Ayer a la tarde, cuando este diario sobrevoló lo ruta que une Rosario con Victoria, cientos de pequeños incendios como ese permitían entender por qué la Gendarmería Nacional había interrumpido durante horas el tránsito entre las dos ciudades. Desde el Cessna 172 se pudo ver con claridad el momento en que esa fuerza reabría la circulación, aunque con un control estricto sobre la velocidad que desarrollaban cientos de vehículos que habían estado varados durante horas en ambas cabeceras.
El panorama en las islas era desolador, aunque no muy "panorámico": las densas columnas de humo reducían la visibilidad hasta límites peligrosos, aun a 400 metros de altura, y el sobrevuelo permitía entender qué está pasando en esa zona para que toda la región padezca los efectos del humo y los gravísimos trastornos que provoca la interrupción del tránsito, sobre todo en rutas estratégicas como la autopista a Buenos Aires.

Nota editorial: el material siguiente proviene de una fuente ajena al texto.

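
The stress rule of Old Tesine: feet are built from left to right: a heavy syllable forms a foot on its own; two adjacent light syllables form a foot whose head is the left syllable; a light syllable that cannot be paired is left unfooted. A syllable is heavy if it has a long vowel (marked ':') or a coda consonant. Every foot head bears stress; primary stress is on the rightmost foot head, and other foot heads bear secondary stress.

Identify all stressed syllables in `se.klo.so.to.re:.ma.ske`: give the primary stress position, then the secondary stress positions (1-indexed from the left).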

Los incendios no son grandes, pero sí muchos. Cuesta imaginar cómo hacen quienes cuantifican los focos. ¿Son 100, o acaso serán 500? Se ven decenas de pequeños fuegos, manchones rojos no muy extensos ni especialmente voraces que avanzan sobre el pasto seco y lo queman. Lo que producen es mucho más grave y de efectos más notorios: densas columnas de humo que invaden el aire y se unen a 100 metros del suelo para formar una gran nube. Como el esmog de las ciudades, pero sobre un inmenso delta verde.
Cerca de la ruta a Victoria, los focos son apenas un puñado, aunque producen mucho humo. Uno es el que se describe en el primer párrafo, a unos 35 kilómetros de Rosario. Pero cuando la mirada busca el horizonte, hacia el norte y hacia el este, se multiplican. Ayer a la tarde el viento norte empujaba con morosidad las columnas de humo negro hacia el sur, hacia la autopista a la Capital. Otras veces las trae hacia la ciudad.
En el aeroclub de Pueblo Esther, un piloto que acababa de volar desde Buenos Aires en un avión de dos plazas contó que su ruta aérea fue muy complicada. "En las islas hay cientos de focos y de este lado del río no se ve nada", dijo. También dio cuenta de lo que el humo provoca en la autopista, donde vio miles de vehículos atascados en la ruta. "Ordenar ese tráfico llevará días", pronosticó.
En el paso Rosario-Victoria el panorama era distinto. Aunque a marcha lenta y guiado por un vehículo de Gendarmería, el tráfico comenzó a moverse a las 16. Al llegar al puente que se internaba como un fantasma en el humo los gendarmes obligaban a bajar la velocidad y guiaban a los conductores como si los llevaran de la mano. Era como hacer un viaje a lo desconocido, aunque quienes manejaban supieran que allí, en algún sitio, había una cinta de asfalto que los llevaría a destino.
Desde el Cessna cuyo motor rugía sobre las islas era imposible imaginar cómo disipar el origen tanto humo. Es probable que ni todas las dotaciones de bomberos del país alcancen. En esa pequeña cabina la sensación era que sólo una lluvia intensa solucionará el problema. Al menos hasta que alguien vuelva a arrimar un fósforo a un pastizal seco.